Il y a, dans l’histoire du Docteur Nadia Khir, quelque chose qui dépasse de loin le simple récit d’une réussite individuelle: c’est l’histoire silencieuse d’une révolution intérieure, celle d’une femme druze israélienne qui, sans slogans ni militantisme tapageur, a déplacé les frontières du possible pour toute une génération.
Lorsqu’elle reçoit aujourd’hui le prestigieux Prix Habama Shelahen, récompensant des femmes ayant marqué la société israélienne, le Docteur Khir rappelle avec simplicité qu’elle n’avait jamais cherché à devenir un symbole: elle voulait simplement soigner.
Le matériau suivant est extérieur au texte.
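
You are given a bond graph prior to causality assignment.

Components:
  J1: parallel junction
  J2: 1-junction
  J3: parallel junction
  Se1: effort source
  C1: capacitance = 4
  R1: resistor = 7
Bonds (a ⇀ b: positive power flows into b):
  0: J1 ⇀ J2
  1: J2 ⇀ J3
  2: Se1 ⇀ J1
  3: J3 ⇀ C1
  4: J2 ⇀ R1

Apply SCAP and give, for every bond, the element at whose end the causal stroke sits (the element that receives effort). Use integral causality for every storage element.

β2 stroke at J1  (Se1 fixes effort; stroke away)
β0 stroke at J2  (common-e at J1 fixed by 2)
β3 stroke at J3  (prefer integral on C1)
β1 stroke at J2  (J3: bond 3 brought effort, rest push out)
β4 stroke at R1  (J2: last free bond brings flow in)

#0 →J2
#1 →J2
#2 →J1
#3 →J3
#4 →R1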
Ou plutôt : elle voulait empêcher certaines femmes de mourir.
Dans les années 1980, au sein d’une société druze encore extrêmement traditionnelle, certaines femmes refusaient d’être examinées par des médecins hommes, même dans des situations médicales graves. On racontait alors des hémorragies tues, des fausses couches vécues dans le silence, des souffrances endurées plutôt que d’enfreindre un interdit social. La jeune Nadia Khir en fut bouleversée. Alors, à 18 ans, elle prit une décision presque inimaginable pour son époque : étudier la médecine.
Le problème est qu’à ce moment-là, dans de nombreuses familles druzes conservatrices, une femme fréquentant l’université pouvait provoquer l’exclusion sociale de toute sa famille. Étudier relevait presque de la transgression. Elle entra pourtant au Technion de Haïfa en 1985, devenant la première femme médecin druze d’Israël.
Elle raconte encore aujourd’hui ce moment où, terrorisée à l’idée que sa mère soit sanctionnée par les autorités religieuses, elle alla trouver le cheikh Farag Fadool, figure spirituelle respectée de la communauté druze de Pekiin.
« Ne t’inquiète pas, je ne punirai pas ta mère », lui répondit-il simplement.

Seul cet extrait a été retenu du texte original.